Results from analysis of variance (ANOVA) after excluding flies with transgenes inserted at landing site 102D and 51C are shown. N/A, not applicable.

Prior work has shown that position effects often alter expression levels of transgenes (e.g., Markstein ; Namciu ; Wilson ), thus we hypothesized that the different pigmentation phenotypes resulting from different insertion sites of the transgenes might be caused by differences in transgene expression among landing sites. To test this hypothesis, we used pyrosequencing to measure the relative expression of the D. americana tan transgene among landing sites (Figure 4). Genomic locations (58A, 86Fa, and 86Fb) that showed statistically significant differences in pigmentation caused by the D. americana and D. novamexicana tan alleles had the highest levels of D. americana tan expression. The genomic location (51C) in which the D. americana and D. novamexicana tan alleles showed a significant increase in pigmentation relative to the D. melanogaster tan mutant, but no differences in pigmentation between flies carrying the D. americana and D. novamexicana tan alleles, had a lower level of D. americana tan expression. The genomic location (102D), in which neither the D. americana nor the D. novamexicana tan transgene increased pigmentation significantly relative to the D. melanogaster tan mutant, showed the lowest expression of D. americana tan among all five lines. These results confirm that different landing sites resulted in different levels of transgene expression and suggest that a threshold in transgene expression level must be reached before the different activities of the D. americana and D. novamexicana tan transgenes can be detected. We expect that this will be generally true when comparing activities of divergent alleles inserted into the same genomic location, but that the value of this threshold will likely differ depending on the strength of regulatory sequences in the transgenes, genomic context, and/or the relative difference in activity between alleles.

Figure 4

Genomic location impacts relative expression of the D. americana tan transgene in D. melanogaster. Expression of the D. americana tan transgene inserted at each of the five landing sites tested is shown relative to its expression when inserted in the 86Fa landing site. Circles indicate mean expression among replicate samples and the error bars show the 95% C.I. of the estimates. Note that the relative expression level of D. americana tan among landing sites correlates with the ability to detect differences in abdominal pigmentation (Figure 3). The D. americana tan transgene inserted at 58A, 86Fa, and 86Fb all showed similar expression as well as similar pigmentation phenotypes. The D. americana tan transgene inserted at 51C had a level of expression between these lines and the line with the transgene inserted at 102D, as well as pigmentation that was intermediate between these lines and 102D. The D. americana tan transgene inserted at 102D had the lowest transgene expression and failed to increase dark pigmentation relative to the tan mutant phenotype.
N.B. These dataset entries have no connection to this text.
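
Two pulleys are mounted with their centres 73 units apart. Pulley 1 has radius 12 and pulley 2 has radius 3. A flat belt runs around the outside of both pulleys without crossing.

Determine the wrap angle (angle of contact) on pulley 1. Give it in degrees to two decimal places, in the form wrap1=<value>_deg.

open belt: β = asin((r2−r1)/C) = asin(-9/73) = -7.0819°
wrap1 = π − 2β = 194.1638°
wrap2 = π + 2β = 165.8362°

wrap1=194.16_deg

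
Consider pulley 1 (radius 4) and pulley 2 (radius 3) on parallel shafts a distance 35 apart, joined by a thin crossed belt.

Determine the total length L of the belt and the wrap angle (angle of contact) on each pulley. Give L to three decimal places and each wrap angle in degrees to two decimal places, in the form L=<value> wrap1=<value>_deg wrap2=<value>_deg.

L=93.396 wrap1=203.07_deg wrap2=203.07_deg

crossed belt: β = asin((r1+r2)/C) = asin(7/35) = 11.5370°
wrap1 = wrap2 = π + 2β = 203.0739°
tangent length = C·cosβ = 34.2929
L = (r1+r2)·wrap + 2·C·cosβ = 7·3.5443 + 2·34.2929 = 93.3959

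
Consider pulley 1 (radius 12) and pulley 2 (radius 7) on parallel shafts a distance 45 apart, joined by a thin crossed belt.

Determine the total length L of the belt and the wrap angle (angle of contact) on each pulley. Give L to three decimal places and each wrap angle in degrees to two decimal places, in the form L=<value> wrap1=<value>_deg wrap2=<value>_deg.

L=157.839 wrap1=229.95_deg wrap2=229.95_deg

crossed belt: β = asin((r1+r2)/C) = asin(19/45) = 24.9750°
wrap1 = wrap2 = π + 2β = 229.9499°
tangent length = C·cosβ = 40.7922
L = (r1+r2)·wrap + 2·C·cosβ = 19·4.0134 + 2·40.7922 = 157.8386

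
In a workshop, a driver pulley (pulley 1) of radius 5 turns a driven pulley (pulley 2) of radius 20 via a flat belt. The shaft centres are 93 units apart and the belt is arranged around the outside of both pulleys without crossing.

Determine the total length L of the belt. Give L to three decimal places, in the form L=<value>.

open belt: β = asin((r2−r1)/C) = asin(15/93) = 9.2818°
wrap1 = π − 2β = 161.4364°
wrap2 = π + 2β = 198.5636°
tangent length = C·cosβ = 91.7824
L = r1·wrap1 + r2·wrap2 + 2·C·cosβ = 5·2.8176 + 20·3.4656 + 2·91.7824 = 266.9645

L=266.964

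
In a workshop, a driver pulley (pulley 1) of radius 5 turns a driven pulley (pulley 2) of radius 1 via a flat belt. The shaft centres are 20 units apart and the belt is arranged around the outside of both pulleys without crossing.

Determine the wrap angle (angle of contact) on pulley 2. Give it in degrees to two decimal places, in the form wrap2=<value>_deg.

wrap2=156.93_deg

open belt: β = asin((r2−r1)/C) = asin(-4/20) = -11.5370°
wrap1 = π − 2β = 203.0739°
wrap2 = π + 2β = 156.9261°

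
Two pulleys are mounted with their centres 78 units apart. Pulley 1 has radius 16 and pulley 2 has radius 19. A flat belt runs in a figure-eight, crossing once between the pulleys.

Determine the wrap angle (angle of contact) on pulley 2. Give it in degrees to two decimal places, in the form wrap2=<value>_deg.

wrap2=233.32_deg

crossed belt: β = asin((r1+r2)/C) = asin(35/78) = 26.6615°
wrap1 = wrap2 = π + 2β = 233.3229°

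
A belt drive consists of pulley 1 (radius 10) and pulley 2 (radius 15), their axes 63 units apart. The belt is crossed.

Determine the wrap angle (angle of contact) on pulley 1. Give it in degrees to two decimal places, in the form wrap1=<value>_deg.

crossed belt: β = asin((r1+r2)/C) = asin(25/63) = 23.3799°
wrap1 = wrap2 = π + 2β = 226.7597°

wrap1=226.76_deg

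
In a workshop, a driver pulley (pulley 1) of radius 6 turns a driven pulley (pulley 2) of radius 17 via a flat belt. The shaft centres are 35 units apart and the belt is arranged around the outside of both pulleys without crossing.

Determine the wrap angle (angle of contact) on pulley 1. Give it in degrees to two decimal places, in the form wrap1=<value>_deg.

wrap1=143.36_deg

open belt: β = asin((r2−r1)/C) = asin(11/35) = 18.3177°
wrap1 = π − 2β = 143.3646°
wrap2 = π + 2β = 216.6354°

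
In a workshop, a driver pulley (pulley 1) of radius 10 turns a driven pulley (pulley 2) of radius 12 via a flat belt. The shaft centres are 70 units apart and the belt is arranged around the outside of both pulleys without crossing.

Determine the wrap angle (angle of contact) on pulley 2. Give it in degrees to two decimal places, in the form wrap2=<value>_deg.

wrap2=183.27_deg

open belt: β = asin((r2−r1)/C) = asin(2/70) = 1.6372°
wrap1 = π − 2β = 176.7255°
wrap2 = π + 2β = 183.2745°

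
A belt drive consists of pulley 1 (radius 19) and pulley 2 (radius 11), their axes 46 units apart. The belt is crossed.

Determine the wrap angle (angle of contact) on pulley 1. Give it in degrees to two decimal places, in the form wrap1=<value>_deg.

wrap1=261.41_deg

crossed belt: β = asin((r1+r2)/C) = asin(30/46) = 40.7057°
wrap1 = wrap2 = π + 2β = 261.4114°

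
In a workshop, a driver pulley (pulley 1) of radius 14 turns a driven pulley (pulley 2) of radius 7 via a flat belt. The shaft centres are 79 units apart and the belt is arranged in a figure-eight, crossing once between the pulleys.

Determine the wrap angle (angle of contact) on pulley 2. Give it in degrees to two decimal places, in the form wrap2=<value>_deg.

wrap2=210.83_deg

crossed belt: β = asin((r1+r2)/C) = asin(21/79) = 15.4158°
wrap1 = wrap2 = π + 2β = 210.8317°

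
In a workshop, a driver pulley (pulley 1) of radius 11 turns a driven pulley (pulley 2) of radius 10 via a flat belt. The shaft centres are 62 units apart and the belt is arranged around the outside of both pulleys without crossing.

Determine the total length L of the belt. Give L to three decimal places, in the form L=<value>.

L=189.990

open belt: β = asin((r2−r1)/C) = asin(-1/62) = -0.9242°
wrap1 = π − 2β = 181.8483°
wrap2 = π + 2β = 178.1517°
tangent length = C·cosβ = 61.9919
L = r1·wrap1 + r2·wrap2 + 2·C·cosβ = 11·3.1739 + 10·3.1093 + 2·61.9919 = 189.9896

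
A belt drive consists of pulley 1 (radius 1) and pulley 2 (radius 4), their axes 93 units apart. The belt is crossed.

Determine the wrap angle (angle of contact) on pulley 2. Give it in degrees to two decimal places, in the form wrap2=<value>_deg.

crossed belt: β = asin((r1+r2)/C) = asin(5/93) = 3.0819°
wrap1 = wrap2 = π + 2β = 186.1638°

wrap2=186.16_deg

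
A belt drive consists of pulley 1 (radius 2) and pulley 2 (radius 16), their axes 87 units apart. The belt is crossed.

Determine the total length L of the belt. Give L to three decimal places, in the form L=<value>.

crossed belt: β = asin((r1+r2)/C) = asin(18/87) = 11.9405°
wrap1 = wrap2 = π + 2β = 203.8811°
tangent length = C·cosβ = 85.1176
L = (r1+r2)·wrap + 2·C·cosβ = 18·3.5584 + 2·85.1176 = 234.2863

L=234.286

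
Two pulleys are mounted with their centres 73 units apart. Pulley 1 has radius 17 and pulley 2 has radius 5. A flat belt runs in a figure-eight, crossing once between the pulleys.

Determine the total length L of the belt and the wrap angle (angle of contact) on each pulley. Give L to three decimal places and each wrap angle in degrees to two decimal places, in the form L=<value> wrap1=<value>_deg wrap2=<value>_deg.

crossed belt: β = asin((r1+r2)/C) = asin(22/73) = 17.5399°
wrap1 = wrap2 = π + 2β = 215.0798°
tangent length = C·cosβ = 69.6060
L = (r1+r2)·wrap + 2·C·cosβ = 22·3.7539 + 2·69.6060 = 221.7968

L=221.797 wrap1=215.08_deg wrap2=215.08_deg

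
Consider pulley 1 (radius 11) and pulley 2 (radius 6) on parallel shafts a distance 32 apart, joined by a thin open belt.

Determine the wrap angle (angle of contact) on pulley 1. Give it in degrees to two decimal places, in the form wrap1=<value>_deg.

wrap1=197.98_deg

open belt: β = asin((r2−r1)/C) = asin(-5/32) = -8.9893°
wrap1 = π − 2β = 197.9786°
wrap2 = π + 2β = 162.0214°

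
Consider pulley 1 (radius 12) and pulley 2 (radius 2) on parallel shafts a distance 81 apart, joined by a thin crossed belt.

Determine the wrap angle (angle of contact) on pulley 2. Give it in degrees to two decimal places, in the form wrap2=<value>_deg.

crossed belt: β = asin((r1+r2)/C) = asin(14/81) = 9.9530°
wrap1 = wrap2 = π + 2β = 199.9059°

wrap2=199.91_deg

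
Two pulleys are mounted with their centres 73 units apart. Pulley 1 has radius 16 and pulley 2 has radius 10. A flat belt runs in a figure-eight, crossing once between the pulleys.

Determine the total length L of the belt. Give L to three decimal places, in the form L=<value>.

crossed belt: β = asin((r1+r2)/C) = asin(26/73) = 20.8648°
wrap1 = wrap2 = π + 2β = 221.7296°
tangent length = C·cosβ = 68.2129
L = (r1+r2)·wrap + 2·C·cosβ = 26·3.8699 + 2·68.2129 = 237.0435

L=237.044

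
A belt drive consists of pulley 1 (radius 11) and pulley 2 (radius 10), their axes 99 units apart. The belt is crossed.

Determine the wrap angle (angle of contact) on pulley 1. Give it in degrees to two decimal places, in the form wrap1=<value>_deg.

crossed belt: β = asin((r1+r2)/C) = asin(21/99) = 12.2467°
wrap1 = wrap2 = π + 2β = 204.4934°

wrap1=204.49_deg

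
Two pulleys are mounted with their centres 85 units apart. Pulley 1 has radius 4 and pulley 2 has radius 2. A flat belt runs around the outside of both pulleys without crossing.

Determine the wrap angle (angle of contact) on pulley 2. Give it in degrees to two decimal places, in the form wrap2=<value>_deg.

open belt: β = asin((r2−r1)/C) = asin(-2/85) = -1.3483°
wrap1 = π − 2β = 182.6965°
wrap2 = π + 2β = 177.3035°

wrap2=177.30_deg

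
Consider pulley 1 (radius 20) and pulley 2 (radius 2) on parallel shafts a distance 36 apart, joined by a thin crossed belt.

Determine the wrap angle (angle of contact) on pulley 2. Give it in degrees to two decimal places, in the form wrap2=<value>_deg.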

In summary, by comparing activities of divergent alleles of the same gene at five different genetic locations, we were able to test the assumption that position effects can be ignored as long as the two alleles compared are inserted into the same genomic location and the transgenes are expressed. We found this not to be true; D americana and D. novamexicana tan transgenes inserted at landing site (51C) increased dark pigmentation relative to a D. melanogaster tan mutant, yet showed no significant difference in their relative activity. If we had only compared the effects of these tan alleles at the 51C landing site, we would have concluded that they had conserved functions. The lower level of transgene expression at this site relative to transgenes inserted at the three landing sites that allowed a functional difference between the D. americana and D. novamexicana tan alleles to be detected suggests that landing sites allowing the highest levels of transgene expression might provide the most power for detecting differences between alleles. We recommend that at least three genomic locations should be tested to search for allelic differences in activity. Although this increased production of transgenic lines would increase cost and workload, they would help prevent inaccurate conclusions from being drawn from transgenes affected by position effects.